Rencontre avec Benoît Jacquot au Festival du cinéma européen

Le Festival du cinéma européen de l’Essonne, du 6 au 21 octobre, est aussi une mine d’avant-premières de films dont il faudra attendre longtemps la sortie en salles... Comme « L’Intouchable », film de Benoît Jacquot, avec Isild le Besco, qui se rattache à la veine intimiste du réalisateur. Partis en excursion dans le 91 un dimanche, de Brétigny-sur-Orge à Marcoussis, nous avons donc pu ainsi profiter également de l’avant-première du film d’Emmanuele Crialese, « The Golden door », avec Charlotte Gainsbourg, qui retrace l’exode, au siècle dernier, des familles pauvres de l’Italie du Sud en quête du nouveau monde, film en compétition à la Mostra de Venise.

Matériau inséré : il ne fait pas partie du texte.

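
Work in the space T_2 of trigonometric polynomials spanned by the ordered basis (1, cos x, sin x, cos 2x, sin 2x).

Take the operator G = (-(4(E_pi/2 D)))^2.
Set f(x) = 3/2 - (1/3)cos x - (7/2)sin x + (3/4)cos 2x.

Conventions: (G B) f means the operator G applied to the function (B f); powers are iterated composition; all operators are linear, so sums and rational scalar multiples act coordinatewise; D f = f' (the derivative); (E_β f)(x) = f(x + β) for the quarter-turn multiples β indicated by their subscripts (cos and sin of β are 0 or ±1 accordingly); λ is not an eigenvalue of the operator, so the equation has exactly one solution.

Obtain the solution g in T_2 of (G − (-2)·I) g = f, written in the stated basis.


write g with unknown coordinates in the stated basis and equate coefficients in (G − (-2)·I) g = f
solving from the highest basis element down gives g = 3/4 - (1/54)cos x - (7/36)sin x - (3/248)cos 2x
check: G g = -(8/27)cos x - (28/9)sin x + (24/31)cos 2x
so G g − (-2)·g = 3/2 - (1/3)cos x - (7/2)sin x + (3/4)cos 2x = f ✓

the result is g(x) = 3/4 - (1/54)cos x - (7/36)sin x - (3/248)cos 2x


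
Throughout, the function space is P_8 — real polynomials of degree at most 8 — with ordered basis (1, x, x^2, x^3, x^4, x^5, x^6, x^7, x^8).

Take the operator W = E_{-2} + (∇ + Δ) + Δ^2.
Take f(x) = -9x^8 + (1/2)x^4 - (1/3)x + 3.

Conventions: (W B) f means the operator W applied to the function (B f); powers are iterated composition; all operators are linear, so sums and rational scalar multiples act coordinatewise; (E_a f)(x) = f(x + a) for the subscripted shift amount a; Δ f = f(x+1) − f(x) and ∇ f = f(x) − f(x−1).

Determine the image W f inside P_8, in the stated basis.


E_{-2} f = -9x^8 + 144x^7 - 1008x^6 + 4032x^5 - (20159/2)x^4 + 16124x^3 - 16116x^2 + (27599/3)x - 6877/3
∇ f = -72x^7 + 252x^6 - 504x^5 + 630x^4 - 502x^3 + 249x^2 - 70x + 49/6
Δ f = -72x^7 - 252x^6 - 504x^5 - 630x^4 - 502x^3 - 249x^2 - 70x - 53/6
(∇ + Δ) f = -144x^7 - 1008x^5 - 1004x^3 - 140x - 2/3
Δ f = -72x^7 - 252x^6 - 504x^5 - 630x^4 - 502x^3 - 249x^2 - 70x - 53/6
Δ Δ f = -504x^6 - 3024x^5 - 8820x^4 - 15120x^3 - 15618x^2 - 9060x - 2279
(E_{-2} + (∇ + Δ) + Δ^2) f = -9x^8 - 1512x^6 - (37799/2)x^4 - 31734x^2 - (1/3)x - 4572

the image equals g(x) = -9x^8 - 1512x^6 - (37799/2)x^4 - 31734x^2 - (1/3)x - 4572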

Mystères de la décentralisation, le Festival du film européen de l’Essonne a organisé une de ces rencontres dont rêveraient pas mal de cinéphiles dans la petite ville de Bretigny-sur-Orge au cinéma Ciné220  : les Brétigniens ont d’ailleurs bien de la chance, quand on voit le programme de leur cinéma... Ateliers de scénario, adaptation littéraire au cinéma, soirée Roman Polanski, avant-premières, etc. Ainsi, la parenthèse dominicale du Festival européen recevait le réalisateur Benoît Jacquot et Xavier Lardoux (chargé de mission cinéma à la mairie de Paris), l’auteur du livre Le cinéma de Benoît Jacquot. La rencontre eut lieu avant la projection du film L’intouchable, dernier opus de BJ qui ne sortira en salles qu’en janvier. Drôle de choix, de débattre avant d’un film qu’on ne verra que plus tard, mais sans doute le poids des heures sur le calendrier des invités avait-il dicté le programme pour les libérer pendant la projection...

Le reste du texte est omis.